Gradient updates thus target only valid, constructive states, as represented in (Figure 2).

Figure 2: GGPO framework for agentic memory training, showing trajectory segmentation and structural credit assignment via graph pruning and gradient masking.

Experimental Results

Benchmarks and Evaluation

VimRAG's empirical evaluation covers a broad spectrum of general text, image-rich, visually-structured document, and extreme-long video QA benchmarks. The model demonstrates consistently superior performance relative to established RAG and memory-based agentic baselines, including ReAct, VideoRAG, UniversalRAG, MemAgent, and Mem1. On Qwen3-VL-8B-Instruct, VimRAG achieves a notable accuracy improvement (43.6% → 50.1%), with the greatest absolute gains observed in video-corpus and cross-modal retrieval settings. These gains empirically validate the merits of topological trajectory modeling and dynamic evidence preservation.

Ablation studies further dissect contributions from graph-based memory, dynamic token allocation, and GGPO, sequentially affirming that each module confers marked improvements in accuracy and training efficiency.

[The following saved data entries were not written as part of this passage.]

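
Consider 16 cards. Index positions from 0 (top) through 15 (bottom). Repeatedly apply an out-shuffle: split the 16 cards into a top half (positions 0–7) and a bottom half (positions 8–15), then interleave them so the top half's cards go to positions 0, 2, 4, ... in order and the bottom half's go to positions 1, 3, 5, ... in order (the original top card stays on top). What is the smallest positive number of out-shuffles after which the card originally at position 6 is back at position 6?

4

Follow position 6 under repeated out-shuffles:
6 → 12 → 9 → 3 → 6
It first returns after 4 out-shuffles.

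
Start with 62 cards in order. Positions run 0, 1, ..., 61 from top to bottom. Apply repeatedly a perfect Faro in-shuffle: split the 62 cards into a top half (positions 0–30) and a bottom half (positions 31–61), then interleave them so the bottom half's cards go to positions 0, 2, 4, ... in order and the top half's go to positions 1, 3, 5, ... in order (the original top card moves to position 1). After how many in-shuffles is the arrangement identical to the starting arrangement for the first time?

6

The in-shuffle permutes the 62 positions with cycle lengths [2, 3, 3, 6, 6, 6, 6, 6, 6, 6, 6, 6].
Every card is home exactly when every cycle has completed a whole number of laps, i.e. after lcm(2, 3, 6) = 6 in-shuffles.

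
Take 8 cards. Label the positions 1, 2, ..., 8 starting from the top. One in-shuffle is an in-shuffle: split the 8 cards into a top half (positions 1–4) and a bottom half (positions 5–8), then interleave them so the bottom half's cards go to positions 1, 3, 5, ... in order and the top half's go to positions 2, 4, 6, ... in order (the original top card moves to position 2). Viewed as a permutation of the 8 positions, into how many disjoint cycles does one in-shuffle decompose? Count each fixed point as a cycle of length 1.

Trace each unvisited position around until it returns:
(1 2 4 8 7 5) (3 6)
2 cycles in total.

2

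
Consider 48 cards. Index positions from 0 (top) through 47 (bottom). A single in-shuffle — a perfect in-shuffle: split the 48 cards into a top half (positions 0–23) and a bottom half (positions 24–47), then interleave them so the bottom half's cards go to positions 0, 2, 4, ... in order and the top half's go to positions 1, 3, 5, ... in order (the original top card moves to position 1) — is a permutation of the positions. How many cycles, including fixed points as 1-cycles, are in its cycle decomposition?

4

Trace each unvisited position around until it returns:
(0 1 3 7 15 31 ... len 21) (2 5 11 23 47 46 ... len 21) (6 13 27) (20 41 34)
4 cycles in total.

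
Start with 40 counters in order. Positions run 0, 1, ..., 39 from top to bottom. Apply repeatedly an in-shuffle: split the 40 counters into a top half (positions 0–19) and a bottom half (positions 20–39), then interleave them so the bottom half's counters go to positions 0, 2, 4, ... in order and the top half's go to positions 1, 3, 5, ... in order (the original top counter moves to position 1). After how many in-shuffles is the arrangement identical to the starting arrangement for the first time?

20

The in-shuffle permutes the 40 positions with cycle lengths [20, 20].
Every counter is home exactly when every cycle has completed a whole number of laps, i.e. after lcm(20) = 20 in-shuffles.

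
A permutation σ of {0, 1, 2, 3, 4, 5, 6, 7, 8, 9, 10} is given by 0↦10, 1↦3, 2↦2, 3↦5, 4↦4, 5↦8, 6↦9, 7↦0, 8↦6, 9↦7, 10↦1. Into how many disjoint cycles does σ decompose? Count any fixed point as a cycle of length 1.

3

Cycle decomposition: (0 10 1 3 5 8 6 9 7) (2) (4).
3 cycles.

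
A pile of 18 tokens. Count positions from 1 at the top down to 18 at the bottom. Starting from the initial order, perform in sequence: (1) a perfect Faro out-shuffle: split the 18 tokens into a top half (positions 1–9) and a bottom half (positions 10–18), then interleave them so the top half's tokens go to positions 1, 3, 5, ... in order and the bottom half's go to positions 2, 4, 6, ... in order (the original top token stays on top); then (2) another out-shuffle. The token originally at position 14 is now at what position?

2

Track the token from position 14 forward through each operation:
  after op 1 (out-shuffle): 14 → 10
  after op 2 (out-shuffle): 10 → 2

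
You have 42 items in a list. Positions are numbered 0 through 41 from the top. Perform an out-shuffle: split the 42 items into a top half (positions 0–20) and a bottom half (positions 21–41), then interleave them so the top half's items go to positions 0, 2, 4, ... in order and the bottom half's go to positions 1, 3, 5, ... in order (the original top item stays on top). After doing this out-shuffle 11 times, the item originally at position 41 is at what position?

41

Position 41 is a fixed point of every out-shuffle, so the item never moves.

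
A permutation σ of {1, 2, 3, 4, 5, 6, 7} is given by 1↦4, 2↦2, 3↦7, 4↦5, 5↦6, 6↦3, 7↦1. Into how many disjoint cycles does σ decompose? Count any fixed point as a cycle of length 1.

2

Cycle decomposition: (1 4 5 6 3 7) (2).
2 cycles.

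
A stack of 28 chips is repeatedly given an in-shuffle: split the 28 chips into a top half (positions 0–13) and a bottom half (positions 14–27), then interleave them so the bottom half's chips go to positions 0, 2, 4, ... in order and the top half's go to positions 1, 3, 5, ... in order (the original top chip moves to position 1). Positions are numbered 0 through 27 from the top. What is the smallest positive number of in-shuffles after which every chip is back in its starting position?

28

The in-shuffle permutes the 28 positions with cycle lengths [28].
Every chip is home exactly when every cycle has completed a whole number of laps, i.e. after lcm(28) = 28 in-shuffles.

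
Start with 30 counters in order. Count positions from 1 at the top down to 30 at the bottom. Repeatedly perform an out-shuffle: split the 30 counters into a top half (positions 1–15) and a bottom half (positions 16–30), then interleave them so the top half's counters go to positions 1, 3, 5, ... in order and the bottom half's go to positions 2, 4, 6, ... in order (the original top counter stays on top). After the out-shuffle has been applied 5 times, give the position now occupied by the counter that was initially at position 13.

8

Track the counter's position through each out-shuffle:
13 → 25 → 20 → 10 → 19 → 8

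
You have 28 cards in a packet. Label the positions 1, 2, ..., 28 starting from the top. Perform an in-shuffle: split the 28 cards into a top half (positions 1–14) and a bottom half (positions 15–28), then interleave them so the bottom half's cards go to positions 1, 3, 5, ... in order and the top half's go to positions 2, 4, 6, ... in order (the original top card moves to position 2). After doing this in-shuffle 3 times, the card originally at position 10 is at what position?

Track the card's position through each in-shuffle:
10 → 20 → 11 → 22

22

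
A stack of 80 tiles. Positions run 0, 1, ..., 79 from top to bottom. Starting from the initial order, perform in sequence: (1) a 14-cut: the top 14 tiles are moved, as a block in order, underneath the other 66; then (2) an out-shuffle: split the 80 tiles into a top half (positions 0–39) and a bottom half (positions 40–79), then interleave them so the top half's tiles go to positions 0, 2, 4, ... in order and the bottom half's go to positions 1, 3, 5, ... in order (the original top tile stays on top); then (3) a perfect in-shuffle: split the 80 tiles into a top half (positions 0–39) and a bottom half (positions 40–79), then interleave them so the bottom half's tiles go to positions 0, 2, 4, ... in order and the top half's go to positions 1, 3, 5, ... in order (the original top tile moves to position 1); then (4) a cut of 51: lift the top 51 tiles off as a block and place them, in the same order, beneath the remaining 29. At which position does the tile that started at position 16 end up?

Track the tile from position 16 forward through each operation:
  after op 1 (cut 14): 16 → 2
  after op 2 (out-shuffle): 2 → 4
  after op 3 (in-shuffle): 4 → 9
  after op 4 (cut 51): 9 → 38

38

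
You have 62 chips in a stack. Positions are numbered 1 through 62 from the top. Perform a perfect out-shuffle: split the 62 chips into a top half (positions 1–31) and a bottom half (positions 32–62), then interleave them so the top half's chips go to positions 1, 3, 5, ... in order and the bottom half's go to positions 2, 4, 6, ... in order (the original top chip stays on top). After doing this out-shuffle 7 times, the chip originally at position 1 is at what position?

Position 1 is a fixed point of every out-shuffle, so the chip never moves.

1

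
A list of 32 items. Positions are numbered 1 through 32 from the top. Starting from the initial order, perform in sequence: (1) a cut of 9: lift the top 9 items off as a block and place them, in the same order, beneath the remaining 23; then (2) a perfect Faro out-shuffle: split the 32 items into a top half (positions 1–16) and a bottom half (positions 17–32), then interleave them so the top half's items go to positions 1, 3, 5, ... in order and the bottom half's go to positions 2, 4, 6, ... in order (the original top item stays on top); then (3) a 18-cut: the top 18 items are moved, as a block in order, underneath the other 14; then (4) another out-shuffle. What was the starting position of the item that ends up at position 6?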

Robustness, Efficiency, and Latency Analysis

Retrieval robustness—measured as modality-aware hit rates—is significantly enhanced by structured memory. VimRAG’s state tracking obviates the redundancy and inefficiency imparted by linear memory, as supported by the steeper entropy reduction and faster training convergence in (Figure 3b). The breakdown of inference steps (Figure 3c) demonstrates reductions in unnecessary search cycles and re-reading.

Figure 3: (a) Retrieval hit rate comparison across modalities; (b) Training entropy—VimRAG demonstrates accelerated convergence; (c) Inference step distribution, reflecting VimRAG's reduced redundancy and latency.

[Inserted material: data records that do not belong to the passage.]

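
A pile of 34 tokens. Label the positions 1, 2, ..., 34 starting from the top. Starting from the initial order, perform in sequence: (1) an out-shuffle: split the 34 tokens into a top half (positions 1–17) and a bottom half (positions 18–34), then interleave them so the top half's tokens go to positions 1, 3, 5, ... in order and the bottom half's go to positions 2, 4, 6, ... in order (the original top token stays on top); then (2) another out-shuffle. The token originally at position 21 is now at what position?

15

Track the token from position 21 forward through each operation:
  after op 1 (out-shuffle): 21 → 8
  after op 2 (out-shuffle): 8 → 15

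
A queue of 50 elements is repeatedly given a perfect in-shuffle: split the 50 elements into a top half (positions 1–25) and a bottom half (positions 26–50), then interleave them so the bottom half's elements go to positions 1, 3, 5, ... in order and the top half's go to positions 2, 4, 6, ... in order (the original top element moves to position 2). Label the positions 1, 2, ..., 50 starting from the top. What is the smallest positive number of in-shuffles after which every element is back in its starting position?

The in-shuffle permutes the 50 positions with cycle lengths [2, 8, 8, 8, 8, 8, 8].
Every element is home exactly when every cycle has completed a whole number of laps, i.e. after lcm(2, 8) = 8 in-shuffles.

8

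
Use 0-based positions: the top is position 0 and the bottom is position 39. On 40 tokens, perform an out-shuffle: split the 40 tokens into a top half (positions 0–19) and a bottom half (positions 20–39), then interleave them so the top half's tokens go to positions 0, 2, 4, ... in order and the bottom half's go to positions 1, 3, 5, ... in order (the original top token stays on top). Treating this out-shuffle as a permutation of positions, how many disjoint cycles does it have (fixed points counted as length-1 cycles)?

6

Trace each unvisited position around until it returns:
(0) (1 2 4 8 16 32 ... len 12) (3 6 12 24 9 18 ... len 12) (7 14 28 17 34 29 ... len 12) (13 26) (39)
6 cycles in total.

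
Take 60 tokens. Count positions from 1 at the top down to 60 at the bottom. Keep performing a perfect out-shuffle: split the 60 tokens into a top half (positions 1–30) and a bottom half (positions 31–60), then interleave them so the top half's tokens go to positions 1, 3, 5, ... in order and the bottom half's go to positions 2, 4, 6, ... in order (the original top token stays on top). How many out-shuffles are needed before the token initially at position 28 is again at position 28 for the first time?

Follow position 28 under repeated out-shuffles:
28 → 55 → 50 → 40 → 20 → 39 → 18 → 35 → ... → 28 (length 58)
It first returns after 58 out-shuffles.

58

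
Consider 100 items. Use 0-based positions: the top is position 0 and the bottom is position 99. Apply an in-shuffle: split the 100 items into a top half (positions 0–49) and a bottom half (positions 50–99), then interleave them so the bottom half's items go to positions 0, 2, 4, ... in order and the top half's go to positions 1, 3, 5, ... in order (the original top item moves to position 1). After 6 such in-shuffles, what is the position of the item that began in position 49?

Track the item's position through each in-shuffle:
49 → 99 → 98 → 96 → 92 → 84 → 68

68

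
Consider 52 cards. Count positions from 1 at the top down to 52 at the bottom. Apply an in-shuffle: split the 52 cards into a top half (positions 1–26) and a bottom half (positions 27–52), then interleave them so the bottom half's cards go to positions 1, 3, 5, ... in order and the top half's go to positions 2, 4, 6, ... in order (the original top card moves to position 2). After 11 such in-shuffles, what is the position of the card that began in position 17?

48

Track the card's position through each in-shuffle:
17 → 34 → 15 → 30 → 7 → 14 → 28 → 3 → 6 → 12 → 24 → 48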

Dataset Construction and Case Studies

VimRAG’s capabilities are further underscored by the bespoke construction of XVBench—benchmarks for cross-video, long-horizon multimodal reasoning—using a pipeline designed to sample and annotate fine-grained queries over complex video segments (Figure 4).

Figure 4: Data construction pipeline for XVBench, illustrating staged video segmentation, multimodal captioning, and query synthesis.

Detailed case studies reveal the system’s ability to dynamically expand, prune, and traverse reasoning graphs while expertly filtering critical evidence and discarding misleading context. The qualitative analysis in Figures 5 and 6 further substantiates VimRAG’s capacity for self-correction and human-like backtracking.

Figure 5: Initialization of the Multimodal Memory Graph in a calculus lecture use case.

Figure 6: Final answer synthesis by traversing the critical memory graph path in a complex query scenario.

Implications and Future Directions

The theoretical impact of VimRAG centers on explicit state/trajetory awareness, decoupling context representation from the inherent shortcomings of sequence-based compression and attentional degradation. Structuring agentic memory as a semantic-topological object enables robust credit assignment, sparse evidence targeting, and interpretability at the level of both intermediate reasoning and final answer synthesis.

Practically, VimRAG’s advances in token efficiency and inference latency signal enhanced deployability for resource-constrained environments, supporting trustworthy, high-recall multimodal AI agents. The approach also lays the groundwork for hierarchical or self-evolving agentic memory structures, potentially catalyzing new research into scalable, multi-agent systems capable of distributed, cross-modal collaborative reasoning.

Future work may extend toward unified, cross-task multi-modal RL pretraining regimes, continual memory evolution, and integration with next-generation large multimodal foundation models.

Conclusion

VimRAG establishes a new standard for multimodal RAG by leveraging structured memory graphs, adaptive token allocation, and graph-based policy optimization to resolve critical inefficiencies present in prior architectures. The results unequivocally demonstrate that explicit reasoning topology modeling and dynamic context management are central to scaling large agentic systems to increasingly complex, visually dense tasks.